Data files are in .csv
format, located in the data/
directory, and are separated into subcategories as follows:
- 00_Ignore_fem.csv: Words that should be excluded from processing due to their irrelevance or ambiguity in gender contexts.
- 01_Pron_fem.csv: Pronouns that indicate feminine gender.
- 02_Sust_fem.csv: Feminine nouns.
- 03_Professions_list_fem.csv: Profession names in their feminine forms.
- 04_Nombres_fem.csv: Feminine names.
- 05_Heteronimos_fem.csv: Feminine heteronyms.
- 06_Heteronimos_adj_fem.csv: Feminine heteronymous adjectives.
- 07_Abreviaturas_fem.csv: Abbreviations and acronyms with feminine connotations.
- 00_Ignore_masc.csv: Words that should be excluded from processing for similar reasons as their feminine counterparts.
- 01_Pron_masc.csv: Pronouns that indicate masculine gender.
- 02_Sust_masc.csv: Masculine nouns.
- 03_Professions_list_masc.csv: Profession names in their masculine forms.
- 04_Nombres_masc.csv: Masculine names.
- 05_Heteronimos_masc.csv: Masculine heteronyms.
- 06_Heteronimos_adj_masc.csv: Masculine heteronymous adjectives.
- 07_Abreviaturas_masc.csv: Abbreviations and acronyms with masculine connotations.
Each .csv
file contains a list of words, separated by line endings, that fall into the respective category. This structure provides a foundation for exploring linguistic patterns, gender-specific word usage, or adapting models for inclusive language processing.

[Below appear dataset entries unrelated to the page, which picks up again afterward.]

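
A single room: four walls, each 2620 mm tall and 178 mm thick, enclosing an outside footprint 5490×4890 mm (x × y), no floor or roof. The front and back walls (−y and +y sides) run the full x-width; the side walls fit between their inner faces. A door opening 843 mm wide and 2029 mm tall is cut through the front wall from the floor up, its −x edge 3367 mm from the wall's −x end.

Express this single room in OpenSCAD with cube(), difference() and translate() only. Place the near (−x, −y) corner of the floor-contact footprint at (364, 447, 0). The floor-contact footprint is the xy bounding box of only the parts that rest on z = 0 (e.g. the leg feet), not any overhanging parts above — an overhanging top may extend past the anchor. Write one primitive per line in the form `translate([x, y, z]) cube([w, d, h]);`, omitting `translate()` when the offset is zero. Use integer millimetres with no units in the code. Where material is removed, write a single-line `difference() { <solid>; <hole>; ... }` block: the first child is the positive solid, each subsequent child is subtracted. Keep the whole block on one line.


difference() { translate([364, 447, 0]) cube([5490, 178, 2620]); translate([3731, 447, 0]) cube([843, 178, 2029]); }
translate([364, 5159, 0]) cube([5490, 178, 2620]);
translate([364, 625, 0]) cube([178, 4534, 2620]);
translate([5676, 625, 0]) cube([178, 4534, 2620]);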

This corpus was created to support research in gender-aware language modeling and is a resource for linguists, developers, and researchers striving for inclusivity and precision in Spanish-language computational applications.
Spanish Seed Words Corpus is licensed under a Creative Commons Attribution-NonCommercial-ShareAlike 4.0 International License.